There is something even more curious going on here too. In 2015 a team of scientists from the University of North Carolina at Chapel Hill announced that they had successfully sequenced the genome of the water bear. What they discovered is that upward of 17.5 percent of the water bear’s genes are not water bear genes. They come from other species, from bacteria, plants, fungi, and various microbes. Until now, it was thought that such gene borrowing occurred at a much lesser rate among Earth species. The rotifer was the previous champ at 8 to 9 percent, while most animals will carry only about 1 percent foreign DNA. The water bear accomplishes its feat through horizontal gene transfer as opposed to sexual reproduction. As it is coming out of its dormant state and reconstituting its body with water, its cell membranes are porous, even leaky, allowing foreign DNA and other molecules to enter. Some of these foreign bodies may be of no help at all and may even cause death. But some of them work to the water bear’s advantage. Natural selection takes care of the rest, and 250 million years later we have an animal that really is as tough as Superman. It may be that the water bear’s ability to withstand extreme environments is based on the acquisition of these foreign DNA, just as the process of moving into and out of its dormant state to withstand these extreme environments allows the acquisition to occur.
Studying the water bear as it endures the vacuum of space may help answer questions about the origin of life on Earth.
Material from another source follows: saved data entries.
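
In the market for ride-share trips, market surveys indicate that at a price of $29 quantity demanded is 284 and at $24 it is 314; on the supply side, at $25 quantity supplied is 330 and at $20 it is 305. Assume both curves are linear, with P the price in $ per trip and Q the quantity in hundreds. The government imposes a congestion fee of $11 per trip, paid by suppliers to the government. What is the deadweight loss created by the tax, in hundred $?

Deadweight loss = $165 hundred.

Demand slope: (314 − 284)/(24 − 29) = -6, so Qd = 458 − 6P.
Supply slope: (305 − 330)/(20 − 25) = 5, so Qs = 5P + 205.
Before the tax: set 458 − 6P = 5P + 205 → P* = $23, Q* = 320.
With the tax collected from suppliers, supply shifts: Qs = 5(P − 11) + 205.
New equilibrium: buyers pay $28, suppliers receive $17, Q = 290. (Wedge: Pb − Ps = 11.)
Quantity falls by |ΔQ| = |320 − 290| = 30.
DWL = ½ · t · |ΔQ| = ½ · 11 · 30 = $165.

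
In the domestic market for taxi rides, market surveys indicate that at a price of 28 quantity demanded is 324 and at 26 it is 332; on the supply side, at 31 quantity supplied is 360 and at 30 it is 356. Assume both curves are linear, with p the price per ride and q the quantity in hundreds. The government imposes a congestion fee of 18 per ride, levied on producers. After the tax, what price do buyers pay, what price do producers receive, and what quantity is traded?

Buyers pay 34; producers receive 16; quantity = 300.

Demand slope: (332 − 324)/(26 − 28) = -4, so qd = 436 − 4p.
Supply slope: (356 − 360)/(30 − 31) = 4, so qs = 4p + 236.
Before the tax: set 436 − 4p = 4p + 236 → p* = 25, q* = 336.
With the tax collected from producers, supply shifts: qs = 4(p − 18) + 236.
Solving gives q = 300 with buyers paying 34 and producers receiving 16 (the 18 wedge).
The less price-elastic side of the market bears the larger share of a per-unit tax.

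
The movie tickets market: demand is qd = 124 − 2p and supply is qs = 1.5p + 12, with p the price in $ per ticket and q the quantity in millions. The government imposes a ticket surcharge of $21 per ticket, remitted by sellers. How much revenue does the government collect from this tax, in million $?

Before the tax: set 124 − 2p = 1.5p + 12 → p* = $32, q* = 60.
With the tax collected from sellers, supply shifts: qs = 1.5(p − 21) + 12.
Solving gives q = 42 with consumers paying $41 and sellers receiving $20 (the $21 wedge).
Revenue = t · Q = 21 · 42 = $882.

Tax revenue = $882 million.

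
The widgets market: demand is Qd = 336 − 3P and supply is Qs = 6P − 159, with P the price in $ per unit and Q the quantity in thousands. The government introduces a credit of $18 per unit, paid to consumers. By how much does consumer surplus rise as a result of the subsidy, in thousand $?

Consumer surplus rises by $2268 thousand.

Without the subsidy, 336 − 3P = 6P − 159 gives 9P = 495, so P* = $55 and Q* = 171.
With a per-unit subsidy paid to consumers, each effectively pays P − 18, so demand becomes Qd = 336 − 3(P − 18).
Solving gives Q = 207 with consumers paying $43 and sellers receiving $61 (the $18 wedge).
ΔCS is the trapezoid between Q = 207 and Q = 171 of height $12: ½ · (171 + 207) · 12 = $2268.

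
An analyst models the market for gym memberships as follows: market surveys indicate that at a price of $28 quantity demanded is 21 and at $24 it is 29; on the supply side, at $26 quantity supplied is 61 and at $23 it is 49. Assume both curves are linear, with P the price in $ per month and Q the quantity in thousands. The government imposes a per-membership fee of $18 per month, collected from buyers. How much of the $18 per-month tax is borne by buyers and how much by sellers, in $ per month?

Demand slope: (29 − 21)/(24 − 28) = -2, so Qd = 77 − 2P.
Supply slope: (49 − 61)/(23 − 26) = 4, so Qs = 4P − 43.
Before the tax: set 77 − 2P = 4P − 43 → P* = $20, Q* = 37.
With the tax collected from buyers, demand (in seller-price terms) shifts: Qd = 77 − 2(P + 18).
New equilibrium: buyers pay $32, sellers receive $14, Q = 13. (Wedge: Pb − Ps = 18.)
Burden on buyers: $12; on sellers: $6. (They sum to $18.)
The less price-elastic side of the market bears the larger share of a per-unit tax.

Buyers bear $12 per month; sellers bear $6 per month.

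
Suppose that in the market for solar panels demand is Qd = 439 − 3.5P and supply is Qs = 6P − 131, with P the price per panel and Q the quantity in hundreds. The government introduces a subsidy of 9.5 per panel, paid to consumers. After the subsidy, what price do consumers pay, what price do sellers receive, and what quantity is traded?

Before the subsidy: set 439 − 3.5P = 6P − 131 → P* = 60, Q* = 229.
With a per-unit subsidy paid to consumers, each effectively pays P − 9.5, so demand becomes Qd = 439 − 3.5(P − 9.5).
Solving gives Q = 250 with consumers paying 54 and sellers receiving 63.5 (the 9.5 wedge).

Consumers pay 54; sellers receive 63.5; quantity = 250.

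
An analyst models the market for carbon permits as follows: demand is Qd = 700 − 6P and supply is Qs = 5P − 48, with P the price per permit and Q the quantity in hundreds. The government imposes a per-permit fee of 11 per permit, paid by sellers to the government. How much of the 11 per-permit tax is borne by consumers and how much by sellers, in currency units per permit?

Consumers bear 5 per permit; sellers bear 6 per permit.

Before the tax: set 700 − 6P = 5P − 48 → P* = 68, Q* = 292.
With the tax collected from sellers, supply shifts: Qs = 5(P − 11) − 48.
New equilibrium: consumers pay 73, sellers receive 62, Q = 262. (Wedge: Pb − Ps = 11.)
Burden on consumers: 5; on sellers: 6. (They sum to 11.)
The less price-elastic side of the market bears the larger share of a per-unit tax.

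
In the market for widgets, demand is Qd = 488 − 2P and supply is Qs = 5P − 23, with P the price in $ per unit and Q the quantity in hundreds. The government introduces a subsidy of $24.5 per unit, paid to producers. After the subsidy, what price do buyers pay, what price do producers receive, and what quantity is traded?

Buyers pay $55.5; producers receive $80; quantity = 377.

Without the subsidy, 488 − 2P = 5P − 23 gives 7P = 511, so P* = $73 and Q* = 342.
With a per-unit subsidy paid to producers, each receives P + 24.5 per unit sold, so supply becomes Qs = 5(P + 24.5) − 23.
New equilibrium: buyers pay $55.5, producers receive $80, Q = 377. (Wedge: Pb − Ps = −24.5.)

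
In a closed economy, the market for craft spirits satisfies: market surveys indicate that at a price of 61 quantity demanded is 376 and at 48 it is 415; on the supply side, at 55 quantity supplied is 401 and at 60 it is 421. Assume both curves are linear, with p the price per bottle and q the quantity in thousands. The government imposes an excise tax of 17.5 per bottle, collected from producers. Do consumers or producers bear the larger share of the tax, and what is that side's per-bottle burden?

Demand slope: (415 − 376)/(48 − 61) = -3, so qd = 559 − 3p.
Supply slope: (421 − 401)/(60 − 55) = 4, so qs = 4p + 181.
Without the tax, 559 − 3p = 4p + 181 gives 7p = 378, so p* = 54 and q* = 397.
With the tax collected from producers, supply shifts: qs = 4(p − 17.5) + 181.
New equilibrium: consumers pay 64, producers receive 46.5, q = 367. (Wedge: pb − ps = 17.5.)
Per-bottle burden: consumers 10, producers 7.5.
Consumers take the larger share because demand is less price-elastic here (demand slope 3 vs supply slope 4).
The less price-elastic side of the market bears the larger share of a per-unit tax.

Consumers bear the larger share: 10 per bottle.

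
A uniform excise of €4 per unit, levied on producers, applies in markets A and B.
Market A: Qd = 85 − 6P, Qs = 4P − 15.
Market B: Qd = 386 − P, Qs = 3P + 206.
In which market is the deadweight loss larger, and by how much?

Market A, by €13.2.

Market A: pre-tax P* = €10, Q* = 25; post-tax Q = 15.4; deadweight loss = €19.2.
Market B: pre-tax P* = €45, Q* = 341; post-tax Q = 338; deadweight loss = €6.
Difference: €19.2 vs €6 → market A is larger by €13.2.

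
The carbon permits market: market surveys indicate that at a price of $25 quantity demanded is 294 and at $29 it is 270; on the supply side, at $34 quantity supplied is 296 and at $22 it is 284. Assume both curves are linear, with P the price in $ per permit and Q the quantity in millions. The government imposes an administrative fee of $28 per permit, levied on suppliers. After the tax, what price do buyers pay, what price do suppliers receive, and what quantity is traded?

Buyers pay $30; suppliers receive $2; quantity = 264.

Demand slope: (270 − 294)/(29 − 25) = -6, so Qd = 444 − 6P.
Supply slope: (284 − 296)/(22 − 34) = 1, so Qs = P + 262.
Before the tax: set 444 − 6P = P + 262 → P* = $26, Q* = 288.
With the tax collected from suppliers, supply shifts: Qs = (P − 28) + 262.
New equilibrium: buyers pay $30, suppliers receive $2, Q = 264. (Wedge: Pb − Ps = 28.)
The less price-elastic side of the market bears the larger share of a per-unit tax.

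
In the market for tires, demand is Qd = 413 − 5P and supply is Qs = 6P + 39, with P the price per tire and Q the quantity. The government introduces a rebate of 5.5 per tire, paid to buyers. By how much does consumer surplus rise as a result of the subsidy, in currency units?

Consumer surplus rises by 751.5.

Without the subsidy, 413 − 5P = 6P + 39 gives 11P = 374, so P* = 34 and Q* = 243.
With a per-unit subsidy paid to buyers, each effectively pays P − 5.5, so demand becomes Qd = 413 − 5(P − 5.5).
Solving gives Q = 258 with buyers paying 31 and producers receiving 36.5 (the 5.5 wedge).
ΔCS is the trapezoid between Q = 258 and Q = 243 of height 3: ½ · (243 + 258) · 3 = 751.5.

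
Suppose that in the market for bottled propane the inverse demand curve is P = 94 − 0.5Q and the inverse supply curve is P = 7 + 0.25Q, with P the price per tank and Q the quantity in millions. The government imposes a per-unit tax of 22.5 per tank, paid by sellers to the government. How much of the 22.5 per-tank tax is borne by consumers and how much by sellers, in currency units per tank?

Inverting to Q(P) form: Qd = 188 − 2P; Qs = 4P − 28.
Without the tax, 188 − 2P = 4P − 28 gives 6P = 216, so P* = 36 and Q* = 116.
With the tax collected from sellers, supply shifts: Qs = 4(P − 22.5) − 28.
Solving gives Q = 86 with consumers paying 51 and sellers receiving 28.5 (the 22.5 wedge).
Burden on consumers: 15; on sellers: 7.5. (They sum to 22.5.)

Consumers bear 15 per tank; sellers bear 7.5 per tank.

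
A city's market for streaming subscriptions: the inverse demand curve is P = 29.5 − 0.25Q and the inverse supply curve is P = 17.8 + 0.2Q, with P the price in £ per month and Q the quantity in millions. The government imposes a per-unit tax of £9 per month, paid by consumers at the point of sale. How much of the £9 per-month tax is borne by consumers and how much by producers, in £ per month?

Consumers bear £5 per month; producers bear £4 per month.

Rewrite in direct form: Qd = 118 − 4P and Qs = 5P − 89.
Without the tax, 118 − 4P = 5P − 89 gives 9P = 207, so P* = £23 and Q* = 26.
With the tax collected from consumers, demand (in seller-price terms) shifts: Qd = 118 − 4(P + 9).
New equilibrium: consumers pay £28, producers receive £19, Q = 6. (Wedge: Pb − Ps = 9.)
Burden on consumers: £5; on producers: £4. (They sum to £9.)
The less price-elastic side of the market bears the larger share of a per-unit tax.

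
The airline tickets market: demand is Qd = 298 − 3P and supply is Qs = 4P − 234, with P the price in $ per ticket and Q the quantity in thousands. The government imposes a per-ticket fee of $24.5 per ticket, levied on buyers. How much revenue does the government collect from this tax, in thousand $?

Tax revenue = $686 thousand.

Before the tax: set 298 − 3P = 4P − 234 → P* = $76, Q* = 70.
With the tax collected from buyers, demand (in seller-price terms) shifts: Qd = 298 − 3(P + 24.5).
Solving gives Q = 28 with buyers paying $90 and producers receiving $65.5 (the $24.5 wedge).
Revenue = t · Q = 24.5 · 28 = $686.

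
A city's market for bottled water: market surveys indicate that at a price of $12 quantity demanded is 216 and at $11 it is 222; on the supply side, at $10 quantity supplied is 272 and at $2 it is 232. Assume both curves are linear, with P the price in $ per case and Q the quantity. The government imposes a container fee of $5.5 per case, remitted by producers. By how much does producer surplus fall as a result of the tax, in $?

Demand slope: (222 − 216)/(11 − 12) = -6, so Qd = 288 − 6P.
Supply slope: (232 − 272)/(2 − 10) = 5, so Qs = 5P + 222.
Without the tax, 288 − 6P = 5P + 222 gives 11P = 66, so P* = $6 and Q* = 252.
With the tax collected from producers, supply shifts: Qs = 5(P − 5.5) + 222.
New equilibrium: consumers pay $8.5, producers receive $3, Q = 237. (Wedge: Pb − Ps = 5.5.)
ΔPS is the trapezoid between Q = 237 and Q = 252 of height $3: ½ · (252 + 237) · 3 = $733.5.

Producer surplus falls by $733.5.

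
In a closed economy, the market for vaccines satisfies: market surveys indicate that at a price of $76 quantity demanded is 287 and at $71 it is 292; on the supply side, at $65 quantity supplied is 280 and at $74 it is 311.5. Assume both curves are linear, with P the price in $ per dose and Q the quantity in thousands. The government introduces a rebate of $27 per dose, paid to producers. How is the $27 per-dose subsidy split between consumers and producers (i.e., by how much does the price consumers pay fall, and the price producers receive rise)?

Demand slope: (292 − 287)/(71 − 76) = -1, so Qd = 363 − P.
Supply slope: (311.5 − 280)/(74 − 65) = 3.5, so Qs = 3.5P + 52.5.
Without the subsidy, 363 − P = 3.5P + 52.5 gives 4.5P = 310.5, so P* = $69 and Q* = 294.
With a per-unit subsidy paid to producers, each receives P + 27 per unit sold, so supply becomes Qs = 3.5(P + 27) + 52.5.
Solving gives Q = 315 with consumers paying $48 and producers receiving $75 (the $27 wedge).
Gain to consumers: $21; to producers: $6. (They sum to $27.)

Consumers gain $21 per dose; producers gain $6 per dose.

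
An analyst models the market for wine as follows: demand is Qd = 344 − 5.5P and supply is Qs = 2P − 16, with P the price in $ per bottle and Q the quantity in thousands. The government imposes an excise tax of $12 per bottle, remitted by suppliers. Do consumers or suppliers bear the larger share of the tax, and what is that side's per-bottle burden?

Before the tax: set 344 − 5.5P = 2P − 16 → P* = $48, Q* = 80.
With the tax collected from suppliers, supply shifts: Qs = 2(P − 12) − 16.
New equilibrium: consumers pay $51.2, suppliers receive $39.2, Q = 62.4. (Wedge: Pb − Ps = 12.)
Per-bottle burden: consumers $3.2, suppliers $8.8.
Suppliers take the larger share because supply is less price-elastic here (demand slope 5.5 vs supply slope 2).
The less price-elastic side of the market bears the larger share of a per-unit tax.

Suppliers bear the larger share: $8.8 per bottle.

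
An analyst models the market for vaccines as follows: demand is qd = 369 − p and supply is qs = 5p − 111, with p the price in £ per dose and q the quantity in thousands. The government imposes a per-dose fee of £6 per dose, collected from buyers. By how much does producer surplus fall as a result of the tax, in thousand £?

Producer surplus falls by £286.5 thousand.

Without the tax, 369 − p = 5p − 111 gives 6p = 480, so p* = £80 and q* = 289.
With the tax collected from buyers, demand (in seller-price terms) shifts: qd = 369 − (p + 6).
Solving gives q = 284 with buyers paying £85 and suppliers receiving £79 (the £6 wedge).
ΔPS is the trapezoid between Q = 284 and Q = 289 of height £1: ½ · (289 + 284) · 1 = £286.5.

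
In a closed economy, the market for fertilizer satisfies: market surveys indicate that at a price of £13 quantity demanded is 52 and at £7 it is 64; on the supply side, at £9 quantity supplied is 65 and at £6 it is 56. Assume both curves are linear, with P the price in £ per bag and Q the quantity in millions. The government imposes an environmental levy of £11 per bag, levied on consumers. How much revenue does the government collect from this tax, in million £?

Tax revenue = £536.8 million.

Demand slope: (64 − 52)/(7 − 13) = -2, so Qd = 78 − 2P.
Supply slope: (56 − 65)/(6 − 9) = 3, so Qs = 3P + 38.
Before the tax: set 78 − 2P = 3P + 38 → P* = £8, Q* = 62.
With the tax collected from consumers, demand (in seller-price terms) shifts: Qd = 78 − 2(P + 11).
Solving gives Q = 48.8 with consumers paying £14.6 and suppliers receiving £3.6 (the £11 wedge).
Revenue = t · Q = 11 · 48.8 = £536.8.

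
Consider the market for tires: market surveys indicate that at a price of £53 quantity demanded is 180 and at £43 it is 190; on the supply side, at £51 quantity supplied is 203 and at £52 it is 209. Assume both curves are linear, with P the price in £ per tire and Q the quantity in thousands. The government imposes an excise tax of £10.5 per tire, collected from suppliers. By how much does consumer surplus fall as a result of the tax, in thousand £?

Demand slope: (190 − 180)/(43 − 53) = -1, so Qd = 233 − P.
Supply slope: (209 − 203)/(52 − 51) = 6, so Qs = 6P − 103.
Before the tax: set 233 − P = 6P − 103 → P* = £48, Q* = 185.
With the tax collected from suppliers, supply shifts: Qs = 6(P − 10.5) − 103.
New equilibrium: buyers pay £57, suppliers receive £46.5, Q = 176. (Wedge: Pb − Ps = 10.5.)
ΔCS is the trapezoid between Q = 176 and Q = 185 of height £9: ½ · (185 + 176) · 9 = £1624.5.

Consumer surplus falls by £1624.5 thousand.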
Some scientists see evidence for Mars and Earth sharing in the origin of life during the planet-forming age of our solar system, and it may be that life persists on Mars, deep underground—we do not yet know. In 2016 scientists working in Greenland found the oldest fossils yet known—communities of bacteria, known as stromatolites—and they were alive at a time when Earth and Mars were much the same. So if life emerged in the conditions on Earth at that time, it could have emerged on Mars too. Or it’s possible that life began on Mars and then was transferred or migrated to Earth. Species on Earth have always traveled across great distances borne on the wind, flushed down great rivers, riding rafts of flotsam across the seas from continent to continent. So why not through space? Transpermia, as the theory is known, takes into account the possibility that life may travel through space from planet to planet, or even between solar systems. Perhaps life is in the business of traveling about our galaxy, traveling about the cosmos, and seeding suitable planets as it goes. Perhaps the water bear came to Earth from somewhere else. Perhaps it is not to the Earth alone that we belong, but to the great cosmos itself.
In 2011 the California-based Planetary Society, working with scientists in Russia and Germany, set up the Living Interplanetary Flight Experiment to test this theory of transpermia by sending the water bear (along with samples of various bacteria, eukaryotes, and archaea) to Phobos, one of the two moons of Mars. In fact, so likely was it that at least some of the samples would survive deep-space travel and arrive at Phobos alive that the International Committee Against Mars Sample Return positioned itself against the mission. The probability that the samples would contaminate Phobos, and possibly Mars, they said, was too high to risk the science at all. The mission flew anyway, but the spacecraft stalled out in Earth orbit. A programming error on the Russian rocket made it impossible to boost it out of orbit and on to Mars. It eventually burned up on reentry, with fragments crashing into the Pacific Ocean near Chile.